I recently finished “The Willpower Instinct,” by Kelly McGonigal. Willpower is an interesting concept, one which many people struggle with. Some key takeaways for people looking to improve willpower include:
Multi-tasking decreases impulse control. (Texting while standing inline at the cafe, for instance, might lead to ordering a burger instead of a salad).
People with high degrees of heart rate variability also have high amounts of willpower reserve. Heart rate naturally increases slightly when you inhale and slows when you exhale. If your heart rate is “stuck” at a constantly elevated rate, this indicates you have less variability in your heart rate and correlates with less willpower.
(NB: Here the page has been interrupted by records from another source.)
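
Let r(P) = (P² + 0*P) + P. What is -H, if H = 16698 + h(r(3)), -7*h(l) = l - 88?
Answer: -116962/7 ≈ -16709.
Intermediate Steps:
r(P) = P + P² (r(P) = (P² + 0) + P = P² + P = P + P²)
h(l) = 88/7 - l/7 (h(l) = -(l - 88)/7 = -(-88 + l)/7 = 88/7 - l/7)
H = 116962/7 (H = 16698 + (88/7 - 3*(1 + 3)/7) = 16698 + (88/7 - 3*4/7) = 16698 + (88/7 - ⅐*12) = 16698 + (88/7 - 12/7) = 16698 + 76/7 = 116962/7 ≈ 16709.)
-H = -1*116962/7 = -116962/7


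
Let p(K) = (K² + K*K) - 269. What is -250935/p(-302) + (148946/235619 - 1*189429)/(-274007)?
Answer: -2690427572211420/3919707495032429 ≈ -0.68639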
Exercise (even in small doses) improves willpower. 
Willpower is highest in the morning. If you are looking to make a lifestyle change, instead of making a blanket statement, (“I will cut out all sugars from my life and will never eat another piece of bread again”), maybe reframe your thought process to “I will eat only low sugar foods before 10AM.” 
There is something called a halo effect than can cause us to rationalize giving in to temptation after we have behaved in a way we deem virtuous. People that begin an exercise program, for instance, also eat more to compensate for the calorie deficit. Similarly, when people on a diet order things like a salad, they are more likely to also order high calorie drinks. We reward ourselves for being “good.”
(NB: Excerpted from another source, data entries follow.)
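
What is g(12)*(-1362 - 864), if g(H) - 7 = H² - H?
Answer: -309414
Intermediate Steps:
g(H) = 7 + H² - H (g(H) = 7 + (H² - H) = 7 + H² - H)
g(12)*(-1362 - 864) = (7 + 12² - 1*12)*(-1362 - 864) = (7 + 144 - 12)*(-2226) = 139*(-2226) = -309414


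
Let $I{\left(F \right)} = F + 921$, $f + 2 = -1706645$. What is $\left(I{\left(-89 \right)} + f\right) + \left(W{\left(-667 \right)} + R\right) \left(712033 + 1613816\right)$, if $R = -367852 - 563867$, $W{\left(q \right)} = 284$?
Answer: $-2166378869130$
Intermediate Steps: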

Many of these things can be improved by becoming self aware. Meditation techniques such as open monitoring and focused attention can improve our sense of self. Mindfulness training has been shown to be effective at improving willpower. (Observe that you are about to eat a cookie. This requires not multi-tasking and paying attention to what you are about to do. If you are trying to cut down on desserts, wait 10 minutes before eating the cookie and observe if you still want the cookie). There is also a website, www.futureme.org, where you can write a letter to your future self and have it e-mailed to you on a date you select. Research shows imagining your future self and talking to your future self about the things you hope to accomplish results in higher degrees of willpower today.